Вокресенская начертила прямоугольную систему координат. На оси абсцисс она отметила шесть одинаковых отрезков, пометив первый цифрой «четырнадцать». «Именно с этого возраста и начинается судьбоносный отсчет, остальные отрезки — по возрастанию на единицу, — комментировала женщина. — После шестого отрезка, которому соответствует возраст девятнадцать лет, числа прожитых лет выстраиваются столбиком под верхними — под „14 лет“ — ставим „20“, под „15“ — „21“, под „19“ — „25“, и снова — вниз. И так — до твоего актуального возраста».
Затем Роза умножила год рождения гостя на число дня его рождения и, получив число 4143042, расставила каждую цифру точкой на оси ординат. Затем соединила координаты линией. Получился график, из которого было видно, что звезд с неба Олег Петрович не хватал ни в каком возрасте. Самой высокой точкой в его жизненном графике была четверка. Самой низкой, провальной, — ноль, цифра, которая встречается в графике далеко не у каждого. Этому нулю соответствовал возраст 17, 23, 29, 35, 41, 47 лет.
— Ну вот, вспоминай, какие проблемы у тебя были в годы, когда ангел-хранитель покидал тебя.
Добрыйвечер наморщил лоб, силясь восстановить картину своих жизненных неурядиц.
— В семнадцать лет я едва не погиб на спортивных соревнованиях по велоспорту. В двадцать три… женился на Верке. Той, которая удрала от меня с джигитом. В двадцать девять… вступил в брак с Настей-бухгалтершей. Той, которая со своим шефом загуляла. Ну, надо же, — покачал он растерянно головой, — в тридцать пять… погибли мои родители в автомобильной катастрофе.
Какое-то время Олег Петрович молчал. Ему не хотелось верить в предначертанность произошедших с ним событий. Куда проще было считать их случайностью, несчастным случаем.
— В сорок один у меня была тяжелая операция. Еле выкарабкался, — продолжил он после долгой паузы. — Вот хромаю с тех пор.

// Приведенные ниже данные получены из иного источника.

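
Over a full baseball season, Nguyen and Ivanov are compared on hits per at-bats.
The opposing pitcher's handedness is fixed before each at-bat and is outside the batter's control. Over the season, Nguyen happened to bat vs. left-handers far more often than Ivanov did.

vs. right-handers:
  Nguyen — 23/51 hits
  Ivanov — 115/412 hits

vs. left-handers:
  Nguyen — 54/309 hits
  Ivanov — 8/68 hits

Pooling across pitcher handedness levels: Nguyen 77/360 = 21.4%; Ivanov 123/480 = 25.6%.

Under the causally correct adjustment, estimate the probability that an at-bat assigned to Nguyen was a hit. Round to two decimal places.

0.33

The imbalance in pitcher handedness arose from how at-bats were allocated, not from anything the player did; and pitcher handedness independently affects the outcome. The pooled gap is confounded — condition on pitcher handedness.
Standardising Nguyen to the population pitcher handedness mix: 0.551·23/51 + 0.449·54/309 = 0.327.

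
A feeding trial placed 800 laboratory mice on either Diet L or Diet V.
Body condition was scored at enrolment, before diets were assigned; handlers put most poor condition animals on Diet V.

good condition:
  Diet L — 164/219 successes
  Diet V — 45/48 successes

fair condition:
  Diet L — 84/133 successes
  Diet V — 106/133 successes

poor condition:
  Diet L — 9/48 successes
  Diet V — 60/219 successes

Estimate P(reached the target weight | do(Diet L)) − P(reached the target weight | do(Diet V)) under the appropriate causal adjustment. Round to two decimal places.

-0.15

Starting body condition is set before the diet has any effect — it is not caused by the diet — and it independently drives the outcome. That makes it a confounder, so the causal comparison is within starting body condition levels.
Adjusting over the population distribution of starting body condition: 0.334·(0.749−0.938) + 0.333·(0.632−0.797) + 0.334·(0.188−0.274) = -0.147.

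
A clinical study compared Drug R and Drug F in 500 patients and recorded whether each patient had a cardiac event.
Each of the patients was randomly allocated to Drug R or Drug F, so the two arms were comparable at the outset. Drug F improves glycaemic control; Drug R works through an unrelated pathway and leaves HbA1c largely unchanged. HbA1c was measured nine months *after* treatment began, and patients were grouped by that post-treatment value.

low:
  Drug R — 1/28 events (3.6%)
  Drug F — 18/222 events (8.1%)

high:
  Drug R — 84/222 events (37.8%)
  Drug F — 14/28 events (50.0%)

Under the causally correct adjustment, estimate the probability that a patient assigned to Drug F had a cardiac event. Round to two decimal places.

Drug R is lower inside every HbA1c stratum but Drug F is lower in aggregate. Whether to stratify depends on how HbA1c relates to the drug.
HbA1c lies on the pathway drug → HbA1c → outcome, so adjusting for it blocks the indirect effect. For the total causal effect of drug, use the unadjusted pooled rates.
So P(outcome | do(Drug F)) is just the pooled rate for Drug F: 32/250 = 0.128.

0.13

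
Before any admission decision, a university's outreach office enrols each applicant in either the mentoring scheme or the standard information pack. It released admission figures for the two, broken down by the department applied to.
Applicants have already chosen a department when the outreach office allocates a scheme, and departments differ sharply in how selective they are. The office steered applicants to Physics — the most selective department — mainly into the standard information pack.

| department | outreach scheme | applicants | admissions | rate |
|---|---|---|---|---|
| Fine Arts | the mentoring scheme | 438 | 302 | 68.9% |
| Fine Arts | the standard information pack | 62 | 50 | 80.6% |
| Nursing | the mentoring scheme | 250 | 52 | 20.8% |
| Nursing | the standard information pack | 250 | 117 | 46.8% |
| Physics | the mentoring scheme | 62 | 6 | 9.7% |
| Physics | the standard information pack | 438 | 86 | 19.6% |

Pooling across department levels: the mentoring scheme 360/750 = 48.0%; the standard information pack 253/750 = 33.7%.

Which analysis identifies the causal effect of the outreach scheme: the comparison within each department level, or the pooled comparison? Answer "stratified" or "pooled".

stratified

The imbalance in department arose from how applicants were allocated, not from anything the outreach scheme did; and department independently affects the outcome. The pooled gap is confounded — condition on department.
Within each level — Fine Arts: 68.9% vs 80.6%; Nursing: 20.8% vs 46.8%; Physics: 9.7% vs 19.6% — the standard information pack is higher every time.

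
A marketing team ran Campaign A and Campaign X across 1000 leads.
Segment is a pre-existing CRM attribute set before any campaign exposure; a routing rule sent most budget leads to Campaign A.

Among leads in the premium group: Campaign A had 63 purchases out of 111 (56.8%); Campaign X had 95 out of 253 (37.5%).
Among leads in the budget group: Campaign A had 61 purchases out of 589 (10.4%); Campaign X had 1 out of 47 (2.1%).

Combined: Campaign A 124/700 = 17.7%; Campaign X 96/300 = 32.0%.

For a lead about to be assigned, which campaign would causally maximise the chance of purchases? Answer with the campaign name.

Campaign A

Customer segment is set before the campaign has any effect — it is not caused by the campaign — and it independently drives the outcome. That makes it a confounder, so the causal comparison is within customer segment levels.
Within each level — premium: 56.8% vs 37.5%; budget: 10.4% vs 2.1% — Campaign A is higher every time.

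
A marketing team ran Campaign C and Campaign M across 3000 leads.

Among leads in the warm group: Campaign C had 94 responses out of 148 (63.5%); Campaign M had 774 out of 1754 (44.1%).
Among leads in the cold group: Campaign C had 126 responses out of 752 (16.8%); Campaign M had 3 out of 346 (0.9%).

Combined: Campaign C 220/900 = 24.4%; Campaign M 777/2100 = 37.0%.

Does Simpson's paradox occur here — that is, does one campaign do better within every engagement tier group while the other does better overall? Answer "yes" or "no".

Within each engagement tier level (warm 63.5% vs 44.1%; cold 16.8% vs 0.9%), Campaign C has the higher rate every time. Pooled: 24.4% vs 37.0% — Campaign M has the higher rate overall. The two comparisons disagree.

yes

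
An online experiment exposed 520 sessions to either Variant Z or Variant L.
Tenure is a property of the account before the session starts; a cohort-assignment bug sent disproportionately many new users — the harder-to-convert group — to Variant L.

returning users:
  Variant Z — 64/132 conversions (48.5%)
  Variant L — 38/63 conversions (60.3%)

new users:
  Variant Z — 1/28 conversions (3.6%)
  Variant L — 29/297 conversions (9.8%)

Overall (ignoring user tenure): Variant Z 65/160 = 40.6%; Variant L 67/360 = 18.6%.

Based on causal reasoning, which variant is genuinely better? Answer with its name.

The user tenure-specific comparison favours Variant L throughout, but the pooled figures favour Variant Z. The question is whether to condition on user tenure.
Since user tenure is a pre-existing factor (not a product of the variant) and it affects the outcome on its own, it is a confounder. The stratified rates, not the pooled rate, identify the causal effect.
Within each level — returning users: 48.5% vs 60.3%; new users: 3.6% vs 9.8% — Variant L is higher every time.

Variant L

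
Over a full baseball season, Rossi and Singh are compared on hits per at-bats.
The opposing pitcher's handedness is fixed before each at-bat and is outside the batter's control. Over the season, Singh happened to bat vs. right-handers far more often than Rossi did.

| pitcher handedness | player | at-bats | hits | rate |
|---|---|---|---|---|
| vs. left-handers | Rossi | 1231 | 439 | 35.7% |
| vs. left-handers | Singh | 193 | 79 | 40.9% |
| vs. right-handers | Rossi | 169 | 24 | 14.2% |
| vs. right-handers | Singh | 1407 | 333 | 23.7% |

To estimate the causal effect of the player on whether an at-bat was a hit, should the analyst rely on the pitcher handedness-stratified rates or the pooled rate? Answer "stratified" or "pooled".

Singh is higher inside every pitcher handedness stratum but Rossi is higher in aggregate. Whether to stratify depends on how pitcher handedness relates to the player.
Pitcher handedness is set before the player has any effect — it is not caused by the player — and it independently drives the outcome. That makes it a confounder, so the causal comparison is within pitcher handedness levels.
Within each level — vs. left-handers: 35.7% vs 40.9%; vs. right-handers: 14.2% vs 23.7% — Singh is higher every time.

stratified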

А в сорок семь… я женился на Ленке. Той, которой нужна была прописка.
Сказать, что мужчина был ошеломлен, ничего не сказать. Он смотрел на Розу такими глазами, какие бывают у человека, увидевшего шаровую молнию.
— Откуда ты все это… — изумленно выдохнул завхоз.
— Уже не помню точно. Я в молодости интересовалась мистикой, эзотерикой, астрологией. Много книг читала на темы непознанного, пытаясь вычислить свою судьбу. Научилась «екатерининскому гаданию», гаданию по «Книге перемен» и картам Таро. Кое-что, как видишь, не забыла до сих пор. Кстати, этот год для тебя очень удачен. Любые твои начинания, планы и прожекты достигнут успеха. Ты находишься на высшей точке своего графика — четверке.
— А ты сейчас на какой?
— Я — на самой высокой своей отметке — девятке. Жду от судьбы обещанных перемен.
— Перемены — это хорошо, — мечтательно улыбнулся Добрыйвечер. — Даже если ты находишься — на последнем круге своей беговой дорожки. Ой, прости, это я исключительно — о себе.
На душе у мужчины было радостно и тепло, и от потрясающе вкусного чая, и от доверительного дружеского общения, и от радужных перспектив исполнения своих желаний. Ему очень не хотелось уходить, но причин задержаться у Вокресенской он не нашел.
— Спасибо вам… тебе, Роза, за угощение, за гадание и за поддержку. У меня после беседы с тобой прямо крылья выросли.
Прощаясь, он поцеловал женщине ручку, и она почувствовала себя прекрасной дамой, а не забитой жизнью училкой.
После ухода Олега Петровича Роза уселась перед зеркалом и стала придирчиво изучать свое отражение. «Пора сменить прическу, — решила она вдруг. — Подстригусь завтра под „каре“ с челкой. И цвет волос освежу мелированием. И ногти сделаю гелевые, не очень длинные, но стильные. С ними можно не бояться „поломки“ в самый неподходящий момент. Ну, и брови не помешало бы выделить татуажем, а то совсем неприметные, серенькие… А вместе с ними можно контур губ усилить, все равно завтра у меня — выходной».
Затем Роза отправилась к платяному шкафу делать ревизию имеющихся нарядов. Рассматривая свой гардероб, она ужаснулась: вещи неплохие, добротные, но цвета… Исключительно черный, коричневый и темно-синий. Да и фасончики еще те — длиннющие платья и юбки в пол. Объемные, широкие, туникообразные. Ничего нет в обтяжку, ничего — до середины колена. Все можно смело сложить в большую клетчатую сумку времен «челночества» и подарить супруге какого-нибудь небогатого священника.
«И как я раньше этого не замечала? — удивилась Вокресенская. — Завтра же заскочу в „Мир трикотажа“ и прикуплю парочку костюмов с юбками до колена и пиджаками, подчеркивающими грудь и талию».
Появившись после выходного на работе, женщина произвела в педколлективе фурор. В этот день с отвисшими челюстями ее встречали не только коллеги и ученики. Посмотреть на помолодевшую Розу Анатольевну к учительской стянулись уборщицы, поварихи из школьной столовой и, конечно же, Олег Петрович. Увидев, Воскресенскую, он едва не лишился дара речи. Со стильной стрижкой, осветленными волосами, макияжем, в ярко-бордовом платье и высоких сапогах на каблуке-щепке, она сбросила с себя лет пятнадцать.
— Ни дать ни взять — «Мисс школа №38»! — поцеловал ей руку Добрыйвечер.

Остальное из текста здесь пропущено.